Sementara itu, narasumber kedua, yaitu pembina Sigap Keluarga Peduli Pendidikan (KerLIP) Indonesia, Yanti Sriyulianti, menerangkan bahwa jaminan Satuan Pendidikan Aman Bencana (SPAB) harus secara komprehensif mencakup fase prabencana, penanganan situasi darurat, dan pemulihan pascabencana.
“SPAB adalah sekolah yang memberikan jaminan keamanan, keselamatan, kesehatan, kemudahan, terutama bagi anak-anak berkebutuhan khusus dan standar keselamatan ketika anak-anak ada di sekolah. Bagaimana hak-hak anak atas rasa aman, selamat, nyaman dan sehat tersebut dapat dijamin oleh sekolah,” tutur Yanti.
Yanti menambahkan bahwa ada beberapa langkah yang harus ditempuh dalam rangka mewujudkan SPAB.
“Kalau di tingkat keluarga, rencana kesiapsiagaan itu ada 12, sedangkan di satuan pendidikan ada sepuluh langkah. Dalam implementasinya, sepuluh langkah ini dapat diintegrasikan dengan berbagai sektor yang bergerak di bidang pendidikan dan kebencanaan,“ ujar Yanti.
Pada akhir acara, Kepala SRIT, Saidan menyampaikan apresiasi atas suksesnya kegiatan webinar.
“Kami mengucapkan terima kasih dan penghargaan setinggi-tingginya kepada DWP KBRI Tokyo dan Atdikbud yang telah mendorong, membantu, dan memfasilitasi SRIT dalam melaksanakan kegiatan webinar bagi masyarakat Indonesia di Jepang dan seluruh penjuru dunia. Saya berharap para peserta dapat mengambil pelajaran yang bermanfaat untuk diterapkan dalam rangka menciptakan sekolah yang aman dan nyaman,” pungkas Saidan.

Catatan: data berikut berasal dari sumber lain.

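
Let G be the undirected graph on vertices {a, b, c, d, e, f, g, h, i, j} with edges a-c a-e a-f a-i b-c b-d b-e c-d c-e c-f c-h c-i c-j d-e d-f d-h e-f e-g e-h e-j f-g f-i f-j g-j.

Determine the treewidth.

3

A width-3 tree decomposition is:
Bags: B1 = {b, c, d, e}  B2 = {c, d, e, f}  B3 = {a, c, e, f}  B4 = {a, c, f, i}  B5 = {c, e, f, j}  B6 = {c, d, e, h}  B7 = {e, f, g, j}
Tree: B1–B2, B2–B3, B3–B4, B2–B5, B2–B6, B5–B7
Each bag holds 4 vertices, so the decomposition has width 3, which upper-bounds the treewidth. For the lower bound, the 4 vertices {e, f, g, j} are pairwise adjacent, and any tree decomposition puts a clique entirely inside one bag — forcing width ≥ 3. The upper and lower bounds meet at 3, so that is the treewidth.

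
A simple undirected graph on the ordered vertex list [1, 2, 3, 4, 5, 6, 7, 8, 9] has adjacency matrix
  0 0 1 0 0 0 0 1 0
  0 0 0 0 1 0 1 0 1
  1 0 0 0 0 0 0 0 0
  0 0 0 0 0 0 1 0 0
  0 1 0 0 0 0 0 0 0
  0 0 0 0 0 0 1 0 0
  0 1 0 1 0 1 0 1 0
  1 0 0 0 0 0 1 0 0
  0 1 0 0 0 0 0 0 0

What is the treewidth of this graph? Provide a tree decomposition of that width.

Each bag holds 2 vertices, so the decomposition has width 1, which upper-bounds the treewidth. G has an edge, so its treewidth is at least 1. Therefore the treewidth is 1.

Treewidth 1.
One such decomposition:
Bags: B1 = {4, 7}  B2 = {7, 8}  B3 = {1, 8}  B4 = {2, 7}  B5 = {2, 9}  B6 = {2, 5}  B7 = {6, 7}  B8 = {1, 3}
Tree: B1–B2, B2–B3, B1–B4, B4–B5, B4–B6, B4–B7, B3–B8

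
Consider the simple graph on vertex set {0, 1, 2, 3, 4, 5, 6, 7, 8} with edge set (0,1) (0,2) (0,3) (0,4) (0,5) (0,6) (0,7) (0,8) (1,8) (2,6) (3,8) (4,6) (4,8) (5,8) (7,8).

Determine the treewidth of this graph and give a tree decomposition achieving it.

The largest bag has 3 vertices, giving width 2; this decomposition certifies tw(G) ≤ 2. Conversely, {0, 1, 8} is a clique of size 3, and the vertices of any clique must share a bag in every tree decomposition; so some bag has ≥ 3 vertices and tw(G) ≥ 2. Hence tw(G) = 2 exactly.

Treewidth 2.
Bags: B1 = {0, 7, 8}  B2 = {0, 4, 8}  B3 = {0, 3, 8}  B4 = {0, 1, 8}  B5 = {0, 5, 8}  B6 = {0, 4, 6}  B7 = {0, 2, 6}
Tree: B1–B2, B2–B3, B2–B4, B3–B5, B2–B6, B6–B7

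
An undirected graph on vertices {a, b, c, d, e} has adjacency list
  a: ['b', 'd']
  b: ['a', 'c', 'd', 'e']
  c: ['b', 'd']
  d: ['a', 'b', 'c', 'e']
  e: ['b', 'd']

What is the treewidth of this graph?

A width-2 tree decomposition is:
Bags: B1 = {a, b, d}  B2 = {b, c, d}  B3 = {b, d, e}
Tree: B1–B2, B2–B3
Each bag holds 3 vertices, so the decomposition has width 2, which upper-bounds the treewidth. On the other hand G contains the 3-clique {b, d, e}. A clique must lie in a single bag of any decomposition, so no decomposition can have width below 2. Therefore the treewidth is 2.

2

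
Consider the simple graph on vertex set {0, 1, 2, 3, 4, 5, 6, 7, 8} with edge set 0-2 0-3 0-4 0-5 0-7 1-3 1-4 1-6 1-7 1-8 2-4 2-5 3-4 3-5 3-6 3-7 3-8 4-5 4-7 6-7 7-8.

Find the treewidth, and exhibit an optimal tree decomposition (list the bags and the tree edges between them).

Treewidth 3.
One optimal decomposition is:
Bags: B1 = {1, 3, 4, 7}  B2 = {0, 3, 4, 7}  B3 = {0, 3, 4, 5}  B4 = {0, 2, 4, 5}  B5 = {1, 3, 7, 8}  B6 = {1, 3, 6, 7}
Tree: B1–B2, B2–B3, B3–B4, B1–B5, B1–B6

Every bag has size at most 4, so the width is 4 − 1 = 3 and tw(G) ≤ 3. On the other hand G contains the 4-clique {0, 2, 4, 5}. A clique must lie in a single bag of any decomposition, so no decomposition can have width below 3. Therefore the treewidth is 3.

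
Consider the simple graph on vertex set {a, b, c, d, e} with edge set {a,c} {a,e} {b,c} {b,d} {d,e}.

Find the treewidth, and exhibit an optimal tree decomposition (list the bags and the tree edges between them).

The largest bag has 3 vertices, giving width 2; this decomposition certifies tw(G) ≤ 2. Since c–b–d–e–a–c is a cycle in G, G is not acyclic. Forests are exactly the graphs of treewidth ≤ 1, so tw(G) ≥ 2. Hence tw(G) = 2 exactly.

Treewidth 2.
One such decomposition:
Bags: B1 = {b, c, d}  B2 = {c, d, e}  B3 = {a, c, e}
Tree: B1–B2, B2–B3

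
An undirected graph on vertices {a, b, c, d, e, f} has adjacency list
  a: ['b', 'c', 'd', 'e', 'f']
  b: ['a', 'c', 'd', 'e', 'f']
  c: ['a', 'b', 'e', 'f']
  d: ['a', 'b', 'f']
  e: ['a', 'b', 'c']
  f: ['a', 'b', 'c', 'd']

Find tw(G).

A width-3 tree decomposition is:
Bags: B1 = {a, b, c, f}  B2 = {a, b, d, f}  B3 = {a, b, c, e}
Tree: B1–B2, B1–B3
Each bag holds 4 vertices, so the decomposition has width 3, which upper-bounds the treewidth. For the lower bound, the 4 vertices {a, b, d, f} are pairwise adjacent, and any tree decomposition puts a clique entirely inside one bag — forcing width ≥ 3. Hence tw(G) = 3 exactly.

3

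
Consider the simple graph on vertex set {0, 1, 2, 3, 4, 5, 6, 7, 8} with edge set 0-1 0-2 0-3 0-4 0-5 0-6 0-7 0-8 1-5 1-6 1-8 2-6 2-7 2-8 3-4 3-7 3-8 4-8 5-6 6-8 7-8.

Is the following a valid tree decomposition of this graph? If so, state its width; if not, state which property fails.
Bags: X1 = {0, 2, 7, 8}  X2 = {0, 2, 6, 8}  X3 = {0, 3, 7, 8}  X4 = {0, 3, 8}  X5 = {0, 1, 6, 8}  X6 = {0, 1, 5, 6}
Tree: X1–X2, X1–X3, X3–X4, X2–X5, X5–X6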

Webinar tersebut diikuti lebih dari 500 peserta, baik melalui aplikasi Zoom maupun siaran langsung YouTube. Peserta tersebut berasal dari berbagai kalangan, di antaranya kepala sekolah, guru dan siswa dari berbagai satuan pendidikan Indonesia (dalam negeri dan luar negeri), perwakilan RI dan DWP di seluruh dunia, dosen dan mahasiswa, yayasan pendidikan dan kelembagaan yang menangani bencana, pemerhati pendidikan, orang tua siswa serta masyarakat umum.